I hope you made some good money in bonds last year, because it was not a good year for all bond funds. Through November, Bill Gross’s Pimco Total Return Bond Fund, perhaps the most widely held bond fund in 401(k)s, underperformed 90% of its peers, according to Morningstar. Morningstar estimates outflows of $3.6 billion through November. Jeff Tjornehoj, senior analyst at Lipper, expects moderate outflows of around $200 million from the Pimco fund for December, marking the first outflow in a calendar year since the fund’s inception in 1987.

Many 401(k) participants suffered in 2011 with their Pimco Total Return Bond Fund position. I’ve spent countless hours reviewing investment options in 401(k) plans and can tell you, when it comes to bond fund choices, it is slim pickings in far too many plans.

When picking funds in your own 401(k) plan, you want to pay attention to a bond fund’s sensitivity to interest rates—measured by its duration. The bond’s duration is an approximation of the percentage decline in its value for every 1% increase in interest rates. The smaller the duration, the less sensitive a fund is, and therefore the less risky in terms of interest rate fluctuations. As of November 30, the Pimco Total Return Bond Fund’s duration was 7.46—meaning that a 1% increase in interest rates would correspond to a loss of approximately 7.46% of the fund’s value.
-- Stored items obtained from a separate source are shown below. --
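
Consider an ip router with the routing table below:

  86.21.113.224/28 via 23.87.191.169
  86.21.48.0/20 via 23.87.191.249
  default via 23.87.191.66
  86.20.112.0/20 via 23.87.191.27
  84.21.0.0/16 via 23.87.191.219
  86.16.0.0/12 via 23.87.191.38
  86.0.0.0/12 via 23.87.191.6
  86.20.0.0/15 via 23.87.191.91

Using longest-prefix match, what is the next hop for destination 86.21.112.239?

23.87.191.91

Routes whose prefix contains 86.21.112.239:
  0.0.0.0/0 (default, matches everything) -> 23.87.191.66
  86.16.0.0/12 (86.16.0.0 - 86.31.255.255) -> 23.87.191.38
  86.20.0.0/15 (86.20.0.0 - 86.21.255.255) -> 23.87.191.91
More-specific entries that do NOT match:
  86.21.113.224/28 (86.21.113.224 - 86.21.113.239) does not contain 86.21.112.239
  86.21.48.0/20 (86.21.48.0 - 86.21.63.255) does not contain 86.21.112.239
  86.20.112.0/20 (86.20.112.0 - 86.20.127.255) does not contain 86.21.112.239
  84.21.0.0/16 (84.21.0.0 - 84.21.255.255) does not contain 86.21.112.239
Longest matching prefix is /15 -> next hop 23.87.191.91.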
The most recent five-year Treasury auction was at a record-low 0.88%, so over time, expect rates to go up.

If your investments are not restricted to a list of funds in a 401(k), my preferred bond strategy for you is to own the bonds outright and ladder them. You can control the average maturity and when rates go up hold them until the principal is returned. And if you’re stuck with only a handful of bond funds to choose from, stick with the high-quality, short-maturity ones.

OK, so interest rates have pretty much nowhere to go but up. But please, please don’t let this deter you from owning bonds in your portfolio. Make it a New Year’s resolution to have a solid short-term bond component in your portfolio.